Ce pauvre M. Hortefeux, là-dedans est l'arroseur arrosé, voire le dindon de la farce. Et de quelle farce ! Pour ce qui est
des faits, que dire de plus, sinon que la sanction a été immédiate : elle est tombée tout de suite, lorsque par la magie multiplicatrice d'Internet M. Hortefeux a dû voir
et revoir les images du "délit", et ré-entendre à l'infini ses propos dont la sottise ne lui a certainement pas échappé à la première diffusion ? Quelle punition que d'être confronté à
son propre ridicule et d'y être implacablement contraint par la malignité faisant croisade sous les couleurs de l'angélisme !

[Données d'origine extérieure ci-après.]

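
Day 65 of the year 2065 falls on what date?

Jan has 31 days (65 − 31 = 34 remain).
Feb has 28 days (34 − 28 = 6 remain).
6 into Mar → Mar 6.

Mar 6, 2065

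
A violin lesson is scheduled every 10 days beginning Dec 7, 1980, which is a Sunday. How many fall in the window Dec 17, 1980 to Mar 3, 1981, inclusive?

8

Occurrences land 10·i days after Dec 7, 1980 for i = 0, 1, 2, …
Dec 17, 1980 is 10 days after the start; 10 ÷ 10 = 1 remainder 0. First occurrence in the window: #2 on Dec 17, 1980 (1×10 = 10 days in).
Mar 3, 1981 is 86 days after the start; 86 ÷ 10 = 8 remainder 6. Last occurrence in the window: #9 on Feb 25, 1981.
Occurrences #2 through #9: 8 in total.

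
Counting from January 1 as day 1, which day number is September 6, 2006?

Days in months before September: 31 + 28 + 31 + 30 + 31 + 30 + 31 + 31 = 243.
Plus 6 days into September → day 249.

249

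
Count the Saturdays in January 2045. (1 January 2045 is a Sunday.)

1 January 2045 is a Sunday; the first Saturday on or after it is 7 January 2045 (6 days later).
From 7 January 2045 to 31 January 2045 is 31 − 7 = 24 days.
24 ÷ 7 = 3 full weeks with remainder 3, so 3 more Saturdays after the first → 4.

4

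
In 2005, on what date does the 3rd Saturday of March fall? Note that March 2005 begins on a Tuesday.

March 2005 begins on a Tuesday, so the first Saturday is March 5 (4 days later).
The 3rd Saturday is 2 weeks later: 5 + 14 = 19.

March 19, 2005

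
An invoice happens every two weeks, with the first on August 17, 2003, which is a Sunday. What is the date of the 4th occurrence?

The 4th occurrence is 3 intervals after the first: 3 × 14 = 42 days after August 17, 2003.
August has 31 days — 14 days to the end of August leaves 28.
28 days into September → September 28, 2003.

September 28, 2003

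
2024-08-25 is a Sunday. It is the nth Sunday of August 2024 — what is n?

Day 25 falls in week ⌈25/7⌉ of the month.
Days 1–7 hold the 1st Sunday, 8–14 the 2nd, 15–21 the 3rd, 22–28 the 4th, 29–31 the 5th.
25 is in the range for the 4th.

4th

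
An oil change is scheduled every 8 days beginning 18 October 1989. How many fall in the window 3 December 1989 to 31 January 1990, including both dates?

8

Occurrences land 8·i days after 18 October 1989 for i = 0, 1, 2, …
3 December 1989 is 46 days after the start; 46 ÷ 8 = 5 remainder 6; since the remainder is 6, round up to i = 6. First occurrence in the window: #7 on 5 December 1989 (6×8 = 48 days in).
31 January 1990 is 105 days after the start; 105 ÷ 8 = 13 remainder 1. Last occurrence in the window: #14 on 30 January 1990.
Occurrences #7 through #14: 8 in total.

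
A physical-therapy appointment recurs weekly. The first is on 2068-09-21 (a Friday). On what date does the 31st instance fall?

The 31st occurrence is 30 intervals after the first: 30 × 7 = 210 days after 2068-09-21.
September has 30 days — 9 days to the end of September leaves 201.
October has 31 days (170 left).
November has 30 days (140 left).
December has 31 days (109 left).
January has 31 days (78 left).
February has 28 days (50 left).
March has 31 days (19 left).
19 days into April → 2069-04-19.

2069-04-19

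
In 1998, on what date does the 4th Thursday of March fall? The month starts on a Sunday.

March 26, 1998

March 1998 begins on a Sunday, so the first Thursday is March 5 (4 days later).
The 4th Thursday is 3 weeks later: 5 + 21 = 26.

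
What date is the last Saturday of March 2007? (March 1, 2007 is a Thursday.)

March 2007 begins on a Thursday, so the first Saturday is March 3 (2 days later).
March 2007 has 31 days. Adding weeks: 3, 10, 17, 24, 31 — the last one ≤ 31 is the 31st.

March 31, 2007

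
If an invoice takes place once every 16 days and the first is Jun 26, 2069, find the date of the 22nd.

May 28, 2070

The 22nd occurrence is 21 intervals after the first: 21 × 16 = 336 days after Jun 26, 2069.
Jun has 30 days — 4 days to the end of Jun leaves 332.
Jul has 31 days (301 left).
Aug has 31 days (270 left).
Sep has 30 days (240 left).
Oct has 31 days (209 left).
Nov has 30 days (179 left).
Dec has 31 days (148 left).
Jan has 31 days (117 left).
Feb has 28 days (89 left).
Mar has 31 days (58 left).
Apr has 30 days (28 left).
28 days into May → May 28, 2070.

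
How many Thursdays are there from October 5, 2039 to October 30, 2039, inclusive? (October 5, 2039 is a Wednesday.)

October 5, 2039 is a Wednesday; the first Thursday on or after it is October 6, 2039 (1 day later).
From October 6, 2039 to October 30, 2039 is 30 − 6 = 24 days.
24 ÷ 7 = 3 full weeks with remainder 3, so 3 more Thursdays after the first → 4.

4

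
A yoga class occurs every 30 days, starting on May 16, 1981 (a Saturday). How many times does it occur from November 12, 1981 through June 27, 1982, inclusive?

8

Occurrences land 30·i days after May 16, 1981 for i = 0, 1, 2, …
November 12, 1981 is 180 days after the start; 180 ÷ 30 = 6 remainder 0. First occurrence in the window: #7 on November 12, 1981 (6×30 = 180 days in).
June 27, 1982 is 407 days after the start; 407 ÷ 30 = 13 remainder 17. Last occurrence in the window: #14 on June 10, 1982.
Occurrences #7 through #14: 8 in total.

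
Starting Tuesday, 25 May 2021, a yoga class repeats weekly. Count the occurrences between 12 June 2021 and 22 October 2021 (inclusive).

Occurrences land 7·i days after 25 May 2021 for i = 0, 1, 2, …
12 June 2021 is 18 days after the start; 18 ÷ 7 = 2 remainder 4; since the remainder is 4, round up to i = 3. First occurrence in the window: #4 on 15 June 2021 (3×7 = 21 days in).
22 October 2021 is 150 days after the start; 150 ÷ 7 = 21 remainder 3. Last occurrence in the window: #22 on 19 October 2021.
Occurrences #4 through #22: 19 in total.

19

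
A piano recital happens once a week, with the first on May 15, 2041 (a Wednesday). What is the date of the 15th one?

August 21, 2041

The 15th occurrence is 14 intervals after the first: 14 × 7 = 98 days after May 15, 2041.
May has 31 days — 16 days to the end of May leaves 82.
June has 30 days (52 left).
July has 31 days (21 left).
21 days into August → August 21, 2041.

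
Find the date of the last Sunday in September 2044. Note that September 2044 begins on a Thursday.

25 September 2044

September 2044 begins on a Thursday, so the first Sunday is September 4 (3 days later).
September 2044 has 30 days. Adding weeks: 4, 11, 18, 25 — the last one ≤ 30 is the 25th.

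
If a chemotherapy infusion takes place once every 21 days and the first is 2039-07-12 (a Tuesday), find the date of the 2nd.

The 2nd occurrence is 1 interval after the first: 1 × 21 = 21 days after 2039-07-12.
July has 31 days — 19 days to the end of July leaves 2.
2 days into August → 2039-08-02.

2039-08-02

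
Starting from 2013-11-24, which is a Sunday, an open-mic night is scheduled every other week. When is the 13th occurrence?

2014-05-11

The 13th occurrence is 12 intervals after the first: 12 × 14 = 168 days after 2013-11-24.
November has 30 days — 6 days to the end of November leaves 162.
December has 31 days (131 left).
January has 31 days (100 left).
February has 28 days (72 left).
March has 31 days (41 left).
April has 30 days (11 left).
11 days into May → 2014-05-11.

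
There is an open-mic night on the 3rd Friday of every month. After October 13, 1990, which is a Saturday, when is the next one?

October 1990 starts on a Monday; its first Friday is the 5th, so the 3rd Friday is the 19th — October 19, 1990.
October 19, 1990 is after October 13, 1990, so that is the next one.

October 19, 1990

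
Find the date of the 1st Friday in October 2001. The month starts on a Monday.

2001-10-05

October 2001 begins on a Monday, so the first Friday is October 5 (4 days later).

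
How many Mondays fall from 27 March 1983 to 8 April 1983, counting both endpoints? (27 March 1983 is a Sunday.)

27 March 1983 is a Sunday; the first Monday on or after it is 28 March 1983 (1 day later).
From 28 March 1983 to 8 April 1983: 3 + 8 = 11 days (rest of March, April).
11 ÷ 7 = 1 full weeks with remainder 4, so 1 more Mondays after the first → 2.

2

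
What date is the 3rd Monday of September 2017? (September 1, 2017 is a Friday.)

September 18, 2017

September 2017 begins on a Friday, so the first Monday is September 4 (3 days later).
The 3rd Monday is 2 weeks later: 4 + 14 = 18.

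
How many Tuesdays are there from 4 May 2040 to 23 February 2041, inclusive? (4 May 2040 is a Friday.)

42

4 May 2040 is a Friday; the first Tuesday on or after it is 8 May 2040 (4 days later).
From 8 May 2040 to 23 February 2041: 23 + 30 + 31 + 31 + 30 + 31 + 30 + 31 + 31 + 23 = 291 days (rest of May, June, July, August, September, October, November, December, January, February).
291 ÷ 7 = 41 full weeks with remainder 4, so 41 more Tuesdays after the first → 42.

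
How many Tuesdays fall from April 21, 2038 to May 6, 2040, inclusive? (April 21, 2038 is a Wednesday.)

April 21, 2038 is a Wednesday; the first Tuesday on or after it is April 27, 2038 (6 days later).
From April 27, 2038 to May 6, 2040: 248 + 365 + 127 = 740 days (rest of 2038, 2039, to May 6, 2040 in 2040).
740 ÷ 7 = 105 full weeks with remainder 5, so 105 more Tuesdays after the first → 106.

106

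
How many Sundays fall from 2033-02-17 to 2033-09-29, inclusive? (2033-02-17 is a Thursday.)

2033-02-17 is a Thursday; the first Sunday on or after it is 2033-02-20 (3 days later).
From 2033-02-20 to 2033-09-29: 8 + 31 + 30 + 31 + 30 + 31 + 31 + 29 = 221 days (rest of February, March, April, May, June, July, August, September).
221 ÷ 7 = 31 full weeks with remainder 4, so 31 more Sundays after the first → 32.

32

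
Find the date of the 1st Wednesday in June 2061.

June 2061 begins on a Wednesday, so the first Wednesday is June 1.

2061-06-01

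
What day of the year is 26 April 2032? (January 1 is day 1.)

Days in months before April: 31 + 29 + 31 = 91.
Plus 26 days into April → day 117.

117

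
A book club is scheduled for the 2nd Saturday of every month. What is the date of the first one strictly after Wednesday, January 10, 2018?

January 2018 starts on a Monday; its first Saturday is the 6th, so the 2nd Saturday is the 13th — January 13, 2018.
January 13, 2018 is after January 10, 2018, so that is the next one.

January 13, 2018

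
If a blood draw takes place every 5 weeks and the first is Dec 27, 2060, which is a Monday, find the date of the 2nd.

Jan 31, 2061

The 2nd occurrence is 1 interval after the first: 1 × 35 = 35 days after Dec 27, 2060.
Dec has 31 days — 4 days to the end of Dec leaves 31.
31 days into Jan → Jan 31, 2061.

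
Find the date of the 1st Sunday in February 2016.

February 7, 2016

The first Sunday of February 2016 is February 7.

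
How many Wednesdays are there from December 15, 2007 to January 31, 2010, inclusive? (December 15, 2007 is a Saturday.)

111

December 15, 2007 is a Saturday; the first Wednesday on or after it is December 19, 2007 (4 days later).
From December 19, 2007 to January 31, 2010: 12 + 366 + 365 + 31 = 774 days (rest of 2007, 2008, 2009, to January 31, 2010 in 2010).
774 ÷ 7 = 110 full weeks with remainder 4, so 110 more Wednesdays after the first → 111.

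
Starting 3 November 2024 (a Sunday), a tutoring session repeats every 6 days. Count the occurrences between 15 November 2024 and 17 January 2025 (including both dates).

Occurrences land 6·i days after 3 November 2024 for i = 0, 1, 2, …
15 November 2024 is 12 days after the start; 12 ÷ 6 = 2 remainder 0. First occurrence in the window: #3 on 15 November 2024 (2×6 = 12 days in).
17 January 2025 is 75 days after the start; 75 ÷ 6 = 12 remainder 3. Last occurrence in the window: #13 on 14 January 2025.
Occurrences #3 through #13: 11 in total.

11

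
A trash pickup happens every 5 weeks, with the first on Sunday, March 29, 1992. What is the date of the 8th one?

November 29, 1992

The 8th occurrence is 7 intervals after the first: 7 × 35 = 245 days after March 29, 1992.
March has 31 days — 2 days to the end of March leaves 243.
April has 30 days (213 left).
May has 31 days (182 left).
June has 30 days (152 left).
July has 31 days (121 left).
August has 31 days (90 left).
September has 30 days (60 left).
October has 31 days (29 left).
29 days into November → November 29, 1992.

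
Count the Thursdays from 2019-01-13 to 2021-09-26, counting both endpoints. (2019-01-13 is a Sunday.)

141

2019-01-13 is a Sunday; the first Thursday on or after it is 2019-01-17 (4 days later).
From 2019-01-17 to 2021-09-26: 348 + 366 + 269 = 983 days (rest of 2019, 2020, to 2021-09-26 in 2021).
983 ÷ 7 = 140 full weeks with remainder 3, so 140 more Thursdays after the first → 141.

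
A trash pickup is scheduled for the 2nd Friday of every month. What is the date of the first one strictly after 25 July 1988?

12 August 1988

July 1988 starts on a Friday; its first Friday is the 1st, so the 2nd Friday is the 8th — 8 July 1988.
That is not after 25 July 1988, so look at August 1988.
August 1988 starts on a Monday; its first Friday is the 5th, so the 2nd Friday is the 12th — 12 August 1988.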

Et puis, la justice est intervenue. Pas aveugle du tout, il faut croire. Alors elle retint l'injure raciste, là où aucun
dictionnaire n'aurait reconnu la définition de l'injure : tout au plus une considération oiseuse. Cependant, on ne commente pas une décision de justice. Du reste, on ne pourra bientôt
plus rien commenter du tout, en France. Les associations auront gagné. Et Mitterrand, des Enfers où certains l'imaginent se prélassant au milieu de 10.000 vierges, n'en revient toujours
pas d'avoir possédé son monde à ce point, en posant partout des bombes à retardement que, de son vivant, il était le seul à pouvoir désamorcer en qualité de "deus ex
machina".
Pendant ce temps-là, des bandes "ethniques" se livrent tous les jours à des assauts d'injures "ethniques" et à toutes sortes
de menaces physiques sur des passagers isolés dans les transports en commun, où sur de simples passants qui ont la malchance de les rencontrer. Bien entendu
l'anti-racisme comme la justice n'en a jamais entendu parler. Et l'on peut avoir des doutes. Beaucoup de doutes, sur beaucoup de sujets qui ont trait à la vie publique, à nos
élus-dirigeants et à tous ceux qui exercent les différents pouvoirs constitutionnels ou associationnels en France. Une image familière vient alors à l'esprit : celle de trois singes,
dont l'un se bouche les yeux, l'autre les oreilles, et le troisième met la main devant sa bouche. Pour être tranquille, peut-être ferions-nous bien d'en faire autant. Au diable la
vérité ! Au diable la conscience ! Au diable la justice, les injustices et les victimes ! Vive les slogans et, surtout, vive la...pwofitasyon, non ?
André Derviche.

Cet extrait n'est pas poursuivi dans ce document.